The zone’s administrative committee is taking action to regain the school, Yan Feng, office director of Weinan Hi-Tech Development Zone’s social affairs bureau, which is in charge of education, told China Daily on Monday.
Those measures include having any construction for the dealership removed from the school, Yan said. In addition, the bureau is urging the village managing committee to rescind the lease and prepare for the students to return.
“The pupils are expected to return to the school before the end of March, for there are a number of matters that need to be worked out between the village and the auto dealer,” Yan said.
The school, Zhaocun Yifu (Run Run Shaw) Primary School, was built in Zhaocun at a cost of 1.9 million yuan ($302,000), of which more than 254,000 yuan was donated from a fund of the Hong Kong philanthropist Run Run Shaw. The rest of the money came from a local government bureau and the village.
Construction was completed by the end of 2009, and about 100 students from the village had lessons in it for two weeks in May 2010. They were then sent back to their old school.
The new building and schoolyard had been rented out by the village committee to the auto dealer for 10 years for 1.75 million yuan.
The village committee said that a high-speed railway about 20 meters from the school grounds is a threat to the students’ safety and the sound of passing trains disturbed the classes.
“In addition, the village owed money to the construction crew, so the village committee decided to temporarily rent the school out to get money to pay the builders,” said Li Wusheng, director of the village’s supervision committee.
Liang Jun, a lawyer for the auto dealer, said the company did not know the building and yard were built with donations, otherwise they would not have leased it.
“We signed the lease with Zhaocun village committee in August, 2010, and have invested more than 10 million yuan to build the showrooms, repair workshops and warehouses in the school for car business.

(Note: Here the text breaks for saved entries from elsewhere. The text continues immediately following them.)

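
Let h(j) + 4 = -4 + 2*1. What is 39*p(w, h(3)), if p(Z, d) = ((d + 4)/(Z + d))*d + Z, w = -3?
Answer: -169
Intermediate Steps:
h(j) = -6 (h(j) = -4 + (-4 + 2*1) = -4 + (-4 + 2) = -4 - 2 = -6)
p(Z, d) = Z + d*(4 + d)/(Z + d) (p(Z, d) = ((4 + d)/(Z + d))*d + Z = d*(4 + d)/(Z + d) + Z = Z + d*(4 + d)/(Z + d))
39*p(w, h(3)) = 39*(((-3)² + (-6)² + 4*(-6) - 3*(-6))/(-3 - 6)) = 39*((9 + 36 - 24 + 18)/(-9)) = 39*(-⅑*39) = 39*(-13/3) = -169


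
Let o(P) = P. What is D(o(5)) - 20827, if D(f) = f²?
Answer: -20802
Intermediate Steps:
D(o(5)) - 20827 = 5² - 20827 = 25 - 20827 = -20802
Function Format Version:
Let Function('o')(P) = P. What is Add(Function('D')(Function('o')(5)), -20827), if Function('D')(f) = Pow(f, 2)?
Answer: -20802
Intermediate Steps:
Add(Function('D')(Function('o')(5)), -20827) = Add(Pow(5, 2), -20827) = Add(25, -20827) = -20802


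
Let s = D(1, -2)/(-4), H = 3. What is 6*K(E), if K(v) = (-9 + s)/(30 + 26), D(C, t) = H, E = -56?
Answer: -117/112 ≈ -1.0446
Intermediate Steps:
D(C, t) = 3
s = -¾ (s = 3/(-4) = 3*(-¼) = -¾ ≈ -0.75000)
K(v) = -39/224 (K(v) = (-9 - ¾)/(30 + 26) = -39/4/56 = -39/4*1/56 = -39/224)
6*K(E) = 6*(-39/224) = -117/112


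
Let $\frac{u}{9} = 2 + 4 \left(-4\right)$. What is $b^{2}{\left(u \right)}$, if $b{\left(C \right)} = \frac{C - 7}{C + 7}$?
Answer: $\frac{361}{289} \approx 1.2491$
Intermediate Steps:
$u = -126$ ($u = 9 \left(2 + 4 \left(-4\right)\right) = 9 \left(2 - 16\right) = 9 \left(-14\right) = -126$)
$b{\left(C \right)} = \frac{-7 + C}{7 + C}$
$b^{2}{\left(u \right)} = \left(\frac{-7 - 126}{7 - 126}\right)^{2} = \left(\frac{1}{-119} \left(-133\right)\right)^{2} = \left(\left(- \frac{1}{119}\right) \left(-133\right)\right)^{2} = \left(\frac{19}{17}\right)^{2} = \frac{361}{289}$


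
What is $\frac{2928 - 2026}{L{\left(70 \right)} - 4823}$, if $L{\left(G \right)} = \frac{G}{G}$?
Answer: $- \frac{451}{2411} \approx -0.18706$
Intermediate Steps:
$L{\left(G \right)} = 1$
$\frac{2928 - 2026}{L{\left(70 \right)} - 4823} = \frac{2928 - 2026}{1 - 4823} = \frac{902}{-4822} = 902 \left(- \frac{1}{4822}\right) = - \frac{451}{2411}$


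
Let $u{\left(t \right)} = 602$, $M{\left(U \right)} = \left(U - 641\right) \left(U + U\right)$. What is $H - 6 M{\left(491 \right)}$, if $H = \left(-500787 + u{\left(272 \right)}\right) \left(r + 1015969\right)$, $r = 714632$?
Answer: $-865619777385$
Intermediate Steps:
$M{\left(U \right)} = 2 U \left(-641 + U\right)$ ($M{\left(U \right)} = \left(-641 + U\right) 2 U = 2 U \left(-641 + U\right)$)
$H = -865620661185$ ($H = \left(-500787 + 602\right) \left(714632 + 1015969\right) = \left(-500185\right) 1730601 = -865620661185$)
$H - 6 M{\left(491 \right)} = -865620661185 - 6 \cdot 2 \cdot 491 \left(-641 + 491\right) = -865620661185 - 6 \cdot 2 \cdot 491 \left(-150\right) = -865620661185 - -883800 = -865620661185 + 883800 = -865619777385$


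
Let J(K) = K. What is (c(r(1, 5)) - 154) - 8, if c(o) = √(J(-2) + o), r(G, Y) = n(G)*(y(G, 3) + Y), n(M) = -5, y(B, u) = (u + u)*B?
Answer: -162 + I*√57 ≈ -162.0 + 7.5498*I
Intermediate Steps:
y(B, u) = 2*B*u (y(B, u) = (2*u)*B = 2*B*u)
r(G, Y) = -30*G - 5*Y (r(G, Y) = -5*(2*G*3 + Y) = -5*(6*G + Y) = -5*(Y + 6*G) = -30*G - 5*Y)
c(o) = √(-2 + o)
(c(r(1, 5)) - 154) - 8 = (√(-2 + (-30*1 - 5*5)) - 154) - 8 = (√(-2 + (-30 - 25)) - 154) - 8 = (√(-2 - 55) - 154) - 8 = (√(-57) - 154) - 8 = (I*√57 - 154) - 8 = (-154 + I*√57) - 8 = -162 + I*√57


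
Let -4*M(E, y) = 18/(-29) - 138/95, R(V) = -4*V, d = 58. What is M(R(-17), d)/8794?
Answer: 714/12113735 ≈ 5.8941e-5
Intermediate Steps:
M(E, y) = 1428/2755 (M(E, y) = -(18/(-29) - 138/95)/4 = -(18*(-1/29) - 138*1/95)/4 = -(-18/29 - 138/95)/4 = -¼*(-5712/2755) = 1428/2755)
M(R(-17), d)/8794 = (1428/2755)/8794 = (1428/2755)*(1/8794) = 714/12113735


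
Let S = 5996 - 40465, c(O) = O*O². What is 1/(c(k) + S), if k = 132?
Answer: 1/2265499 ≈ 4.4140e-7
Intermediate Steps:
c(O) = O³
S = -34469
1/(c(k) + S) = 1/(132³ - 34469) = 1/(2299968 - 34469) = 1/2265499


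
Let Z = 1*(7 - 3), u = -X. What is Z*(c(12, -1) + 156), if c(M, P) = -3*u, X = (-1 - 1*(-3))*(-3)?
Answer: 552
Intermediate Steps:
X = -6 (X = (-1 + 3)*(-3) = 2*(-3) = -6)
u = 6 (u = -1*(-6) = 6)
Z = 4 (Z = 1*4 = 4)
c(M, P) = -18 (c(M, P) = -3*6 = -18)
Z*(c(12, -1) + 156) = 4*(-18 + 156) = 4*138 = 552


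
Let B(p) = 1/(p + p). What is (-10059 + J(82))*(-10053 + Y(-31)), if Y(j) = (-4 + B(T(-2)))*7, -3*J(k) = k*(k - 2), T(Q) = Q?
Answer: 1481639947/12 ≈ 1.2347e+8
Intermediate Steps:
J(k) = -k*(-2 + k)/3 (J(k) = -k*(k - 2)/3 = -k*(-2 + k)/3)
B(p) = 1/(2*p)
Y(j) = -119/4 (Y(j) = (-4 + (½)/(-2))*7 = (-4 + (½)*(-½))*7 = (-4 - ¼)*7 = -17/4*7 = -119/4)
(-10059 + J(82))*(-10053 + Y(-31)) = (-10059 + (⅓)*82*(2 - 1*82))*(-10053 - 119/4) = (-10059 + (⅓)*82*(2 - 82))*(-40331/4) = (-10059 + (⅓)*82*(-80))*(-40331/4) = (-10059 - 6560/3)*(-40331/4) = -36737/3*(-40331/4) = 1481639947/12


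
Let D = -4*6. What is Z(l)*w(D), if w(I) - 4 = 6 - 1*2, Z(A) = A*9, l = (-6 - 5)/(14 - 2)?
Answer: -66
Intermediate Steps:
l = -11/12 ≈ -0.91667
D = -24
Z(A) = 9*A
w(I) = 8 (w(I) = 4 + (6 - 1*2) = 4 + (6 - 2) = 4 + 4 = 8)
Z(l)*w(D) = (9*(-11/12))*8 = -33/4*8 = -66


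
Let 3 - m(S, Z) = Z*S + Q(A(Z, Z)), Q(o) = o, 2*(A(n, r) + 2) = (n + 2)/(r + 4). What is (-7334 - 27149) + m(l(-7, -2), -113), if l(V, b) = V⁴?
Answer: 51629919/218 ≈ 2.3683e+5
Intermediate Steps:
A(n, r) = -2 + (2 + n)/(2*(4 + r)) (A(n, r) = -2 + ((n + 2)/(r + 4))/2 = -2 + ((2 + n)/(4 + r))/2 = -2 + (2 + n)/(2*(4 + r)))
m(S, Z) = 3 - S*Z - (-14 - 3*Z)/(2*(4 + Z)) (m(S, Z) = 3 - (Z*S + (-14 + Z - 4*Z)/(2*(4 + Z))) = 3 - (S*Z + (-14 - 3*Z)/(2*(4 + Z))) = 3 + (-S*Z - (-14 - 3*Z)/(2*(4 + Z))) = 3 - S*Z - (-14 - 3*Z)/(2*(4 + Z)))
(-7334 - 27149) + m(l(-7, -2), -113) = (-7334 - 27149) + (7 + (3/2)*(-113) + (3 - 1*(-7)⁴*(-113))*(4 - 113))/(4 - 113) = -34483 + (7 - 339/2 + (3 - 1*2401*(-113))*(-109))/(-109) = -34483 - (7 - 339/2 + (3 + 271313)*(-109))/109 = -34483 - (7 - 339/2 + 271316*(-109))/109 = -34483 - (7 - 339/2 - 29573444)/109 = -34483 - 1/109*(-59147213/2) = -34483 + 59147213/218 = 51629919/218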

We hope the government departments involved will safeguard the legitimate interests of both the villagers and our company,” Liang said.
The villagers were angry about the leasing contract, and one of the them, Li Xiuxiu, said that the classrooms in the old school were unstable and the ground would shift and sink during rainy days.
According to the administrative committee of Weinan Hi-Tech Development Zone, where the village is located, the former village leader has been suspended and the village committee’s three-year term is coming to an end.
“The school’s lease and any negotiations involved in the matter should be dealt with after the election of a new village committee, and we will urge that committee to correct it as soon as possible,” Yan said.
“China’s Education Law clearly states that donated property should be used in accordance with the purpose that was intended,” said Zeng Jia, deputy director of Law School in Northwest University in Xi’an, capital of Shaanxi province.